在人类胎儿性腺中实验性地操纵成纤维细胞生长因子 9(FGF9)信号是否会改变性别特异性性腺分化?
在 SU5402 处理后抑制 FGFR 信号会损害两性性腺中的生殖细胞存活,并严重改变睾丸中正在发育的体细胞巢,而刺激 FGF9 信号会促进睾丸中的支持细胞增殖,并抑制卵巢中生殖细胞的减数分裂进入。
双潜能性腺的性别特异性分化涉及一个复杂的信号级联反应,包括一系列促进睾丸或卵巢分化的因素,以及抑制相反途径的因素。在小鼠中,已经表明 FGF9/FGFR2 信号通过抑制 WNT4 促进睾丸分化并拮抗女性发育途径。
研究设计、大小、持续时间:在建立的体外培养模型中,通过使用酪氨酸激酶抑制剂 SU5402(10 μM)抑制 FGFR 信号和用重组 FGF9(25 ng/ml)处理,在人类胎儿性腺中操纵 FGF 信号。将 44 名男性和 33 名女性胚胎/胎儿的性腺组织培养 14 天,并确定对性腺发育和细胞谱系标记物表达的影响。
参与者/材料、设置、方法:使用来自第一孕期的 44 名男性和 33 名女性胚胎/胎儿的性腺组织进行体外培养实验。
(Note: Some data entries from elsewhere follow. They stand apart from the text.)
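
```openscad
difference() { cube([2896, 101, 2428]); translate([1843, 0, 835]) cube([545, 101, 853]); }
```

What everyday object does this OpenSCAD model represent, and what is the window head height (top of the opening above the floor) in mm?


A wall with a window opening. The window head height is 1688 mm.

A wall with a rectangular opening subtracted — a window. Sill at z = 835, opening 853 mm tall, so the head is at 835 + 853 = 1688 mm.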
通过评估生殖细胞、体细胞、增殖和凋亡标志物的组织学和免疫组织化学分析来分析组织。在整个实验期间收集培养介质,并通过液相色谱-串联质谱(LC-MS/MS)分析胎儿睾丸培养物中类固醇激素代谢物的产生。
用 SU5402 处理导致人类胎儿睾丸和卵巢中的生殖细胞(224 对 14 OCT4+细胞/mm2,P<0.05)和卵母细胞(1456 对 28 OCT4+细胞/mm2,P<0.001)几乎完全丧失。这是由于生殖细胞凋亡增加和增殖减少所致。在培养基中添加外源性 FGF9 导致胎儿卵巢中进入减数分裂的生殖细胞数量减少(102 对 60 γH2AX+生殖细胞/mm2,P<0.05),而在胎儿睾丸中,FGF9 刺激导致支持细胞数量增加(2503 对 3872 SOX9+细胞/mm2,P<0.05)。在胎儿睾丸中,SU5402 处理抑制 FGFR 信号改变了生精小管形态,并减少了 AMH 表达以及 SOX9 阳性支持细胞的数量(2503 对 1561 SOX9+细胞/mm2,P<0.05)。在间质细胞中,观察到胎儿睾丸中 COUP-TFII 的表达减少和 CYP11A1 和 CYP17A1 的表达增加,尽管类固醇生成没有随后的变化。
无。
局限性、谨慎的原因:体外培养可能无法复制体内胎儿性腺发育和功能的所有方面。虽然研究了 FGF9 的作用,但没有直接证据表明 FGF9 在人类胎儿性腺发生期间在体内起作用。本研究中使用的 FGFR 抑制剂(SU5402)不是 FGFR2 的特异性抑制剂,而是抑制所有 FGF 受体,应考虑对无关的酪氨酸激酶的脱靶效应。
这项研究的结果表明,FGFR 介导的信号转导失调可能会影响睾丸和卵巢的发育,特别是会影响两性的胎儿生殖细胞群体。
研究资金/利益冲突:这项工作部分得到了 Novo Nordisk A/S 赞助的 ESPE 研究奖学金(A.JØ)的支持。额外的资金来自 Erichsen 家庭基金(A.JØ)、Aase 和 Ejnar Danielsens 基金(A.JØ)、丹麦政府对 EDMaRC 计划的支持(A.JU)和惠康信托中级临床奖学金(R.T.M.,Grant no. 098522)。生殖健康医学研究委员会(R.T.M.)的医学研究委员会(MRC)中心得到了 MRC 中心赠款(MR/N022556/1)的支持。作者没有利益冲突需要披露。